A few years ago I moved our in-house mod_perl platform (~35k LOC) to UTF-8. Here are the things which we had to consider/change:
- despite the perl doc advice of 'only where necessary', go for using 'use utf8;' in every source file - it gives you consistency.
- convert your database to UTF-8 and ensure your DB config sets the connection charset to UTF-8 (in MySQL, watch out for field length issues with VARCHARs when doing this)
- use a recent version of DBI - older versions don't correctly set the utf8 flag on returned scalars
- use the Encode module, avoid using perl's built in utf8 functions unless you know exactly what data you're dealing with
- when reading UTF-8 files, specify the layer -
open($fh,"<:utf8",$filename)
- on a RedHat-style OS (even 2008 releases) the included libraries won't like reading XML files stored in utf8 scalars - upgrade perl or just use the
:raw
layer
- in older perls (even 5.8.x versions) some older string functions can be unpredictable - eg.
$b=substr(lc($utf8string),0,2048)
fails randomly but $a=lc($utf8string);$b=substr($a,0,2048)
works!
- remember to convert your input - eg. in a web app, incoming form data may need decoding
- ensure all dev staff know which way around the terms encode/decode are - a 'utf8 string' in perl is in /de/-coded form, a raw byte string containg utf8 data is /en/-coded
- handle your URLs properly - /en/-code a utf8 string into bytes and then do the %xx encoding to produce the ASCII form of the URL, and /de/-code it when reading it from mod_perl (eg.

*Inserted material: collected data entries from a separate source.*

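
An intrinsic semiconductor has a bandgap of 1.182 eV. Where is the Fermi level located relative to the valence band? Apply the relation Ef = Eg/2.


Step 1: For an intrinsic semiconductor, the Fermi level sits at midgap.
Step 2: Ef = Eg / 2 = 1.182 / 2 = 0.591 eV

0.591


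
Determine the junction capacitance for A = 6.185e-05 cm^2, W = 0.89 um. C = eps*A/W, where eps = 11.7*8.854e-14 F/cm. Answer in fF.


Step 1: eps_Si = 11.7 * 8.854e-14 = 1.035918e-12 F/cm
Step 2: W in cm = 0.89 * 1e-4 = 8.90e-05 cm
Step 3: C = 1.035918e-12 * 6.185e-05 / 8.90e-05 = 7.199048e-13 F
Step 4: C = 719.9 fF

719.9


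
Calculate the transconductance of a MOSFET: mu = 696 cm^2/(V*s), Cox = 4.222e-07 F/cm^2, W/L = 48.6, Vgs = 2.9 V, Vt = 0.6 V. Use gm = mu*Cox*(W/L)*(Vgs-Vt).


Step 1: Vov = Vgs - Vt = 2.9 - 0.6 = 2.3 V
Step 2: gm = mu * Cox * (W/L) * Vov
Step 3: gm = 696 * 4.222e-07 * 48.6 * 2.3 = 3.28e-02 S

3.28e-02


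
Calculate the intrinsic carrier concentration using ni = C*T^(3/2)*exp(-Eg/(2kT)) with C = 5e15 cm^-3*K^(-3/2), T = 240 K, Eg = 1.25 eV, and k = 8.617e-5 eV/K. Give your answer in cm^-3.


Step 1: Compute kT = 8.617e-5 * 240 = 0.0206808 eV
Step 2: Exponent = -Eg/(2kT) = -1.25/(2*0.0206808) = -30.22127
Step 3: T^(3/2) = 240^1.5 = 3718.06
Step 4: ni = 5e15 * 3718.06 * exp(-30.22127) = 1.39e+06 cm^-3

1.39e+06


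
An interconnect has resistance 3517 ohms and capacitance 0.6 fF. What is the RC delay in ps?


Step 1: tau = R * C
Step 2: tau = 3517 * 0.6 fF = 3517 * 6.0e-16 F
Step 3: tau = 2.1102e-12 s = 2.1102 ps

2.1102


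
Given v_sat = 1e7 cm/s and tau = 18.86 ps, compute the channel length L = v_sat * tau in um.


Step 1: tau in seconds = 18.86 ps * 1e-12 = 1.8860e-11 s
Step 2: L = v_sat * tau = 1e7 * 1.8860e-11 = 1.8860e-04 cm
Step 3: L in um = 1.8860e-04 * 1e4 = 1.886 um

1.886


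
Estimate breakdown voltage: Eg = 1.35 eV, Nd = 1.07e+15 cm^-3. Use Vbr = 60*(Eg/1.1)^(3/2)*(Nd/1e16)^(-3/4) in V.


Step 1: Eg/1.1 = 1.35/1.1 = 1.227273
Step 2: (Eg/1.1)^1.5 = 1.227273^1.5 = 1.359602
Step 3: (Nd/1e16)^(-0.75) = (0.107)^(-0.75) = 5.345178
Step 4: Vbr = 60 * 1.359602 * 5.345178 = 436.0 V

436.0


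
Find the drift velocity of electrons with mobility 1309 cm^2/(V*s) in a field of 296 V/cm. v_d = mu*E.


Step 1: v_d = mu * E
Step 2: v_d = 1309 * 296 = 387464
Step 3: v_d = 3.87e+05 cm/s

3.87e+05


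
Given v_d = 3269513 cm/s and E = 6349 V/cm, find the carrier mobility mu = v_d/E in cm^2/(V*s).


Step 1: mu = v_d / E
Step 2: mu = 3269513 / 6349
Step 3: mu = 514.97 cm^2/(V*s)

514.97


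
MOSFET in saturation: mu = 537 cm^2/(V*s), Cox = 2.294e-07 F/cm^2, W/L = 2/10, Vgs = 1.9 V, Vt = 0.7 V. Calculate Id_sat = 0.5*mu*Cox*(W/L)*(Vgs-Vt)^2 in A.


Step 1: Overdrive voltage Vov = Vgs - Vt = 1.9 - 0.7 = 1.2 V
Step 2: W/L = 2/10 = 0.2
Step 3: Id = 0.5 * 537 * 2.294e-07 * 0.2 * 1.2^2
Step 4: Id = 1.77e-05 A

1.77e-05


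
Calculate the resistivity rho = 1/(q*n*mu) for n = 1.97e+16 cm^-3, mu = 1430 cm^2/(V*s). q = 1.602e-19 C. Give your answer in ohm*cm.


Step 1: sigma = q * n * mu = 1.602e-19 * 1.97e+16 * 1430 = 4.51299e+00 S/cm
Step 2: rho = 1 / sigma = 1 / 4.51299e+00 = 0.2216 ohm*cm

0.2216


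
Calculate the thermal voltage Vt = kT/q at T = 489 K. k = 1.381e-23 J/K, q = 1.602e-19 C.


Step 1: kT = 1.381e-23 * 489 = 6.75309e-21 J
Step 2: Vt = kT/q = 6.75309e-21 / 1.602e-19
Step 3: Vt = 0.04215 V

0.04215


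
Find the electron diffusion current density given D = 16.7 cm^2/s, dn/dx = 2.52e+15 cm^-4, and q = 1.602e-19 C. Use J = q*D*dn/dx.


Step 1: J = q * D * (dn/dx)
Step 2: J = 1.602e-19 * 16.7 * 2.52e+15
Step 3: J = 6.74e-03 A/cm^2

6.74e-03


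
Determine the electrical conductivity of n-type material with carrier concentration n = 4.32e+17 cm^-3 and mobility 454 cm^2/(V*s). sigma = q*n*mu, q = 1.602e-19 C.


Step 1: sigma = q * n * mu
Step 2: sigma = 1.602e-19 * 4.32e+17 * 454
Step 3: sigma = 3.142e+01 S/cm

3.142e+01


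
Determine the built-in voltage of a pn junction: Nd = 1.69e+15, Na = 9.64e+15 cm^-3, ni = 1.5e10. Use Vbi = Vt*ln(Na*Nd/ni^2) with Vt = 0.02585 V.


Step 1: Compute Na*Nd/ni^2 = 9.64e+15 * 1.69e+15 / (1.5e10)^2 = 7.2407e+10
Step 2: ln(7.2407e+10) = 25.0056
Step 3: Vbi = 0.02585 * 25.0056 = 0.646 V

0.646


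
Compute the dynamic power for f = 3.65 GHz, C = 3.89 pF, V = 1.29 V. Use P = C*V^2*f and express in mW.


Step 1: V^2 = 1.29^2 = 1.6641 V^2
Step 2: P = C*V^2*f = 3.89e-12 F * 1.6641 * 3.65e9 Hz
Step 3: P = 2.362772385e-02 W
Step 4: P = 23.628 mW

23.628


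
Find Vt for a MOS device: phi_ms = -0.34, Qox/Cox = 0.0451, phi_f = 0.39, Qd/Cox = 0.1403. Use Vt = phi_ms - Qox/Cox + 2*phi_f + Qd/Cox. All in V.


Step 1: Vt = phi_ms - Qox/Cox + 2*phi_f + Qd/Cox
Step 2: Vt = -0.34 - 0.0451 + 2*0.39 + 0.1403
Step 3: Vt = -0.34 - 0.0451 + 0.78 + 0.1403
Step 4: Vt = 0.5352 V

0.5352


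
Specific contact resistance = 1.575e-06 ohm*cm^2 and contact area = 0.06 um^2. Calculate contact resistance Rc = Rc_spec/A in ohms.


Step 1: Convert area to cm^2: 0.06 um^2 = 6.0000e-10 cm^2
Step 2: Rc = Rc_spec / A = 1.575e-06 / 6.0000e-10
Step 3: Rc = 2.63e+03 ohms

2.63e+03


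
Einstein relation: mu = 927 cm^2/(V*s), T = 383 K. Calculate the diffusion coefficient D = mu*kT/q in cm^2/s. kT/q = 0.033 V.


Step 1: D = mu * (kT/q)
Step 2: D = 927 * 0.033
Step 3: D = 30.59 cm^2/s

30.59


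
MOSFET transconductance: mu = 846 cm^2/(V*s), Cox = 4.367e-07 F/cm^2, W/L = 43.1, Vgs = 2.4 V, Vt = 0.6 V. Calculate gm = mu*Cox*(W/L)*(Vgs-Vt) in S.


Step 1: Vov = Vgs - Vt = 2.4 - 0.6 = 1.8 V
Step 2: gm = mu * Cox * (W/L) * Vov
Step 3: gm = 846 * 4.367e-07 * 43.1 * 1.8 = 2.87e-02 S

2.87e-02


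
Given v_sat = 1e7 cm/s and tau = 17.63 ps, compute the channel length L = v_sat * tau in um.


Step 1: tau in seconds = 17.63 ps * 1e-12 = 1.7630e-11 s
Step 2: L = v_sat * tau = 1e7 * 1.7630e-11 = 1.7630e-04 cm
Step 3: L in um = 1.7630e-04 * 1e4 = 1.763 um

1.763


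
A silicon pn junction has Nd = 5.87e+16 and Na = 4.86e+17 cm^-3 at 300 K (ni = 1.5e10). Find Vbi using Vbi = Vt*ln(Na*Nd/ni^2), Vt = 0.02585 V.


Step 1: Compute Na*Nd/ni^2 = 4.86e+17 * 5.87e+16 / (1.5e10)^2 = 1.2679e+14
Step 2: ln(1.2679e+14) = 32.4736
Step 3: Vbi = 0.02585 * 32.4736 = 0.839 V

0.839


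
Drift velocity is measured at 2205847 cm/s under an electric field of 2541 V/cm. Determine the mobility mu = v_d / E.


Step 1: mu = v_d / E
Step 2: mu = 2205847 / 2541
Step 3: mu = 868.1 cm^2/(V*s)

868.1


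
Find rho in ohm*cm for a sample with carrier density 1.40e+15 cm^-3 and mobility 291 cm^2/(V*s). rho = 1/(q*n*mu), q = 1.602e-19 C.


Step 1: sigma = q * n * mu = 1.602e-19 * 1.40e+15 * 291 = 6.52655e-02 S/cm
Step 2: rho = 1 / sigma = 1 / 6.52655e-02 = 15.32 ohm*cm

15.32


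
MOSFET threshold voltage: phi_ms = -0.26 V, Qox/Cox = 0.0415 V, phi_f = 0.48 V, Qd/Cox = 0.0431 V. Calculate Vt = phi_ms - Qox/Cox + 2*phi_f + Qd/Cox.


Step 1: Vt = phi_ms - Qox/Cox + 2*phi_f + Qd/Cox
Step 2: Vt = -0.26 - 0.0415 + 2*0.48 + 0.0431
Step 3: Vt = -0.26 - 0.0415 + 0.96 + 0.0431
Step 4: Vt = 0.7016 V

0.7016


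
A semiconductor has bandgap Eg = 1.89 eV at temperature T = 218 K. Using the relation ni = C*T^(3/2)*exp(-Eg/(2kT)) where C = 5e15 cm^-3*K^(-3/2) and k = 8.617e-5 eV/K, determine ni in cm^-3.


Step 1: Compute kT = 8.617e-5 * 218 = 0.01878506 eV
Step 2: Exponent = -Eg/(2kT) = -1.89/(2*0.01878506) = -50.30593
Step 3: T^(3/2) = 218^1.5 = 3218.73
Step 4: ni = 5e15 * 3218.73 * exp(-50.30593) = 2.29e-03 cm^-3

2.29e-03


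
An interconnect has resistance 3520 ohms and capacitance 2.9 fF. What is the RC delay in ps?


Step 1: tau = R * C
Step 2: tau = 3520 * 2.9 fF = 3520 * 2.9e-15 F
Step 3: tau = 1.0208e-11 s = 10.208 ps

10.208


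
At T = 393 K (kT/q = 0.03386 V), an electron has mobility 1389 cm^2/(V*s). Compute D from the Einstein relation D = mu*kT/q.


Step 1: D = mu * (kT/q)
Step 2: D = 1389 * 0.03386
Step 3: D = 47.03 cm^2/s

47.03


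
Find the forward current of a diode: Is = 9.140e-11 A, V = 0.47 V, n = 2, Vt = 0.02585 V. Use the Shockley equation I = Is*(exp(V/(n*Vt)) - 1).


Step 1: V/(n*Vt) = 0.47/(2*0.02585) = 9.0909
Step 2: exp(9.0909) = 8.8742e+03
Step 3: I = 9.140e-11 * (8.8742e+03 - 1) = 8.11e-07 A

8.11e-07


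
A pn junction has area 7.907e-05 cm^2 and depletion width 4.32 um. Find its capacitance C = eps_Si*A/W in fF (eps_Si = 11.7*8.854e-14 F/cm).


Step 1: eps_Si = 11.7 * 8.854e-14 = 1.035918e-12 F/cm
Step 2: W in cm = 4.32 * 1e-4 = 4.32e-04 cm
Step 3: C = 1.035918e-12 * 7.907e-05 / 4.32e-04 = 1.896066e-13 F
Step 4: C = 189.61 fF

189.61


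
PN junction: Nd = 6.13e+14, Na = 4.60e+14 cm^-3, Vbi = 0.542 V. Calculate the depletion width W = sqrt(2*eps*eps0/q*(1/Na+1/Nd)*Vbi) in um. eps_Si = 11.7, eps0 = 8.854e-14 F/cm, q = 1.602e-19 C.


Step 1: 1/Na + 1/Nd = 1/4.60e+14 + 1/6.13e+14 = 3.80523e-15
Step 2: 2*eps*eps0/q = 2*11.7*8.854e-14/1.602e-19 = 1.293281e+07
Step 3: W^2 = 1.293281e+07 * 3.80523e-15 * 0.542 = 2.66731e-08
Step 4: W = sqrt(2.66731e-08) = 1.633e-04 cm = 1.633 um

1.633


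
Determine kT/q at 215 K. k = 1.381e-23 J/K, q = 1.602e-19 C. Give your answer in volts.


Step 1: kT = 1.381e-23 * 215 = 2.96915e-21 J
Step 2: Vt = kT/q = 2.96915e-21 / 1.602e-19
Step 3: Vt = 0.01853 V

0.01853


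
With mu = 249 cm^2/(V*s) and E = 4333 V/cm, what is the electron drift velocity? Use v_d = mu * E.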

$uri=utf_decode($r->uri())
)
- one more for web apps, remember the charset in the HTTP header overrides the charset specified with
<meta>
- I'm sure this one goes without saying - if you do any byte operations (eg. packet data, bitwise operations, even an MIME Content-Length header) make sure you're calculating with bytes and not chars
- make sure your developers know how to ensure their text editors are set to UTF-8 even if there's no BOM on a given file
- remember to ensure your revision control system (for google's benefit - subversion/svn) will correctly handle the files
- where possible, stick to ASCII for filenames and variable names - this avoids portability issues when moving code around or using different dev tools
One more - this is the golden rule - don't just hack til it works, make sure you fully understand what's happening in a given en/decoding situation!
I'm sure you already had most of these sorted out but hopefully all that helps someone out there avoid the many hours debugging which we went through.